Richard Mudd insists his grandfather was merely a victim of circumstances, a doctor who did nothing more than treat an ailing man who showed up at his door. Convinced that Samuel Mudd was railroaded by hysterical Union forces desperate for scapegoats, the grandson has crusaded his entire adult life to rewrite history and exonerate "Dr. Sam."

Now, after 72 years, he could be on the verge of attaining that goal since the Pentagon has finally agreed to review the case. A decision could be at least a year off, but Richard Mudd is already ecstatic. "I don't know whether my blood pressure will stand it," he glowed. "I will be in high heaven. I don't think the (review) board can do anything else but (clear Samuel Mudd.)"

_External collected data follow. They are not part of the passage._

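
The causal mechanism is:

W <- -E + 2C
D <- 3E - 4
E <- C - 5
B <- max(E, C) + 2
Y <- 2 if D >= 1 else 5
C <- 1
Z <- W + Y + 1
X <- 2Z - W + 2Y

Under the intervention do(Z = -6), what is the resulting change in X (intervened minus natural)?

do(Z=-6) replaces the equation Z <- W + Y + 1 with the constant Z = -6.
E = C - 5  [with C=1]  = -4
W = -E + 2C  [with E=-4, C=1]  = 6
D = 3E - 4  [with E=-4]  = -16
Y = 2 if D >= 1 else 5  [with D=-16]  = 5
X = 2Z - W + 2Y  [with Z=-6, W=6, Y=5]  = -8
Without intervention: E = C - 5  [with C=1]  = -4; W = -E + 2C  [with E=-4, C=1]  = 6; D = 3E - 4  [with E=-4]  = -16; Y = 2 if D >= 1 else 5  [with D=-16]  = 5; Z = W + Y + 1  [with W=6, Y=5]  = 12; X = 2Z - W + 2Y  [with Z=12, W=6, Y=5]  = 28.
Change = -8 − 28 = -36.

-36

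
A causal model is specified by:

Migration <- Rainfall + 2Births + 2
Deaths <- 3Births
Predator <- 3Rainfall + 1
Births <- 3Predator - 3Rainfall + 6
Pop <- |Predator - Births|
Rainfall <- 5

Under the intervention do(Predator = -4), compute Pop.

Under do(Predator=-4), the mechanism Predator <- 3Rainfall + 1 is discarded; Predator is fixed at -4.
Births = 3Predator - 3Rainfall + 6  [with Predator=-4, Rainfall=5]  = -21
Pop = |Predator - Births|  [with Predator=-4, Births=-21]  = 17

17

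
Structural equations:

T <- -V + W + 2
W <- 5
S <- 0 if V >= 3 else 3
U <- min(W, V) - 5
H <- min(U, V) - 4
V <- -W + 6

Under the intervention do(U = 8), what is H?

-3

do(U=8) replaces the equation U <- min(W, V) - 5 with the constant U = 8.
V = -W + 6  [with W=5]  = 1
H = min(U, V) - 4  [with U=8, V=1]  = -3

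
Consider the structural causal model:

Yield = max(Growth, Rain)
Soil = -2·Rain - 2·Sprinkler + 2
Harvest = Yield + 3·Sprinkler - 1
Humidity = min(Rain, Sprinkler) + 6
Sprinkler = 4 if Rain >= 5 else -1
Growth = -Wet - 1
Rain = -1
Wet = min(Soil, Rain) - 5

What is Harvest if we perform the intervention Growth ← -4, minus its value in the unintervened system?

-6

do(Growth=-4) replaces the equation Growth = -Wet - 1 with the constant Growth = -4.
Sprinkler = 4 if Rain >= 5 else -1  [with Rain=-1]  = -1
Yield = max(Growth, Rain)  [with Growth=-4, Rain=-1]  = -1
Harvest = Yield + 3·Sprinkler - 1  [with Yield=-1, Sprinkler=-1]  = -5
Without intervention: Sprinkler = 4 if Rain >= 5 else -1  [with Rain=-1]  = -1; Soil = -2·Rain - 2·Sprinkler + 2  [with Rain=-1, Sprinkler=-1]  = 6; Wet = min(Soil, Rain) - 5  [with Soil=6, Rain=-1]  = -6; Growth = -Wet - 1  [with Wet=-6]  = 5; Yield = max(Growth, Rain)  [with Growth=5, Rain=-1]  = 5; Harvest = Yield + 3·Sprinkler - 1  [with Yield=5, Sprinkler=-1]  = 1.
Change = -5 − 1 = -6.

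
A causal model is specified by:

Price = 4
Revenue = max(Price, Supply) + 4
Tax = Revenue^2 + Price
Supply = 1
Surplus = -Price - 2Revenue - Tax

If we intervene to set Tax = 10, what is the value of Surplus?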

It's been a lonely and frustrating struggle for Richard Mudd, a lifelong over-achiever who began researching his grandfather's case while simultaneously earning degrees in both history and medicine at Georgetown University.

Over the years, he's collected tens of thousands of books and documents, turning his basement into a mini-research library on not just the Mudd case but all aspects of the Civil War. He's given hundreds of lectures and slide shows, gotten schools and monuments dedicated to Samuel Mudd and cajoled resolutions of support for his cause out of several state legislatures.

He has also enlisted the support of congressmen, senators and even Presidents Carter and Reagan, though both leaders concluded that even they were powerless under the Constitution to overturn a criminal conviction.

"He is very proud of the Mudd family and I think he does not like the fact that the Mudd's have to live with this black mark on their name," explained 50-year-old Thomas Mudd, one of Richard's seven children.

Still, it all seemed like tilting at windmills. Then, last year the Pentagon _ under prodding from another sympathetic politician, Sen. Joseph Biden, D-Del. _ relented and agreed to let an Army administrative appeals panel review the case and posthumously change the outcome if it determined that Samuel Mudd had gotten a raw deal.